Better Speech Recognition Accuracy and Why Does It Matter?

April 23, 2021 | 4 minutes read

Have you ever tried using Apple’s Siri or Amazon’s Alexa and struggled to have the AI pick up on exactly what you were saying? These issues in picking up your spoken words relate directly to speech recognition accuracy. As the requirements for automatic speech recognition are constantly changing and increasing, the need for accurate speech recognition is more important than ever before. One major problem with many speech recognition software options is they struggle to pick up words, phrases, and utterances outside of the scope of standard speech. For instance, someone who speaks English with a heavy accent will struggle to have their words understood by a virtual assistant like Siri.

Moreover, there are significant racial and gender biases associated with many speech recognition programs as well. For instance, automakers have for years admitted that the speech recognition features that they implement into their vehicles work more effectively for men when compared to women. To give another example, research by Dr. Tatman published by the North American Chapter of the Association for Computational Linguistics or NAACL indicated that Google’s speech recognition rated as 13% more accurate for men than for women. To make matters worse, Google has regularly been rated the highest performer in providing speech recognition technology when compared to other offerings from companies such as IBM Watson, AT&T, Bing, and WIT.

Why does speech recognition accuracy matter?

Speech recognition by artificial intelligence is improving yet has not fully overcome all bias yet

While many people associate speech recognition technology with asking an AI assistant to complete a simple task, the uses for this software have come to be far more reaching and impactful than ever before. Voice recognition can now be used to influence important aspects of people’s lives including job hiring, transportation, and immigration decisions, among many others. Case in point, an Irish woman failed a spoken English proficiency test while trying to immigrate to Australia in 2017, although she was a highly educated native speaker of English.

These biases exist in large part because of disparities in how databases, data analysis, and machine learning are structured. The underlying reason for this is the average database will have an overwhelming amount of white male data and considerably less data from ethnic groups and women.

As such, AI is set to inherently fail some members of the populace, who may struggle to speak English fluently because it is not their native language or speak English with some accent or dialect that is outside of the realm of standard textbook English. To put it in the most simple terms possible, speech recognition software works by assigning data and patterns in the database of a software program to the speech inputs it receives from a speaker.

If this database has a high concentration of white male voices and inputs, the speech recognition software will invariably assign this data to people who are not white males. The only solution for this problem is to diversify the level of data and speech patterns included within a speech recognition software database.
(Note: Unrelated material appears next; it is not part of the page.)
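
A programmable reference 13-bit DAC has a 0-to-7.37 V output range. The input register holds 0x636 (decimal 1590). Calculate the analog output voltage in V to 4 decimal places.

LSB = 7.37 V / 2^13 = 0.900 mV.
Code 0x636 = 1590 decimal.
V_out = 0 + 1590 × 0.000899658 V = 1.43046 V.

1.4305 V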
These databases need to have speech patterns and inputs from as many different people from varying demographics as possible so the software can provide accuracy for a wide range of individuals. While bias plays a huge role in speech recognition accuracy, there are other mitigating factors as well.

Another issue that works against speech recognition accuracy is the innate complexities of the English language itself. Regardless of any bias or data limitations, many automatic speech recognition programs will struggle to pick up the difference between very common English words such as “hear” or “here.” What’s more, the relationship between English spelling and word pronunciation can oftentimes become very convoluted. As English is a language that has borrowed aspects of so many different languages across the centuries, certain words and spellings will cause issues to any speech recognition system available today.

Are there any ways to avoid speech recognition inaccuracies?

While there are obvious limitations to voice recognition software, there are some settings and hardware decisions that can be made to receive the most accurate responses possible. One of the most important factors in achieving accurate and concise speech recognition output is headset microphone quality. A high-end headset will pick up inputs in a more effective manner than a lower-end headset.

What’s more, many computer settings now allow users to partake in voice training for speech recognition programs. This training will allow your computer to get a better understanding of the personalized ways in which you speak as opposed to only matching your inputs against a vast database. Many smartphones also come with features that make using speech recognition much easier.

For instance, Google offers its own speech recognition software application called SoundWriter, an add-on that will allow users to make use of speech recognition when writing in Google Docs. Alternatively, Apple offers automatic speech recognition software that is integrated with Siri across a multitude of languages. In addition, this software tackles the bias involved in speech recognition programs by adopting new words and pronunciations as they are spoken over time. Finally, Amazon Echo and Google Home have options that will let users train their voice by reading a series of sentences to the virtual assistant. Finally, the most important tip is to proofread any voice-to-text messages before saving or sending them, as technology is still no match for the human eye.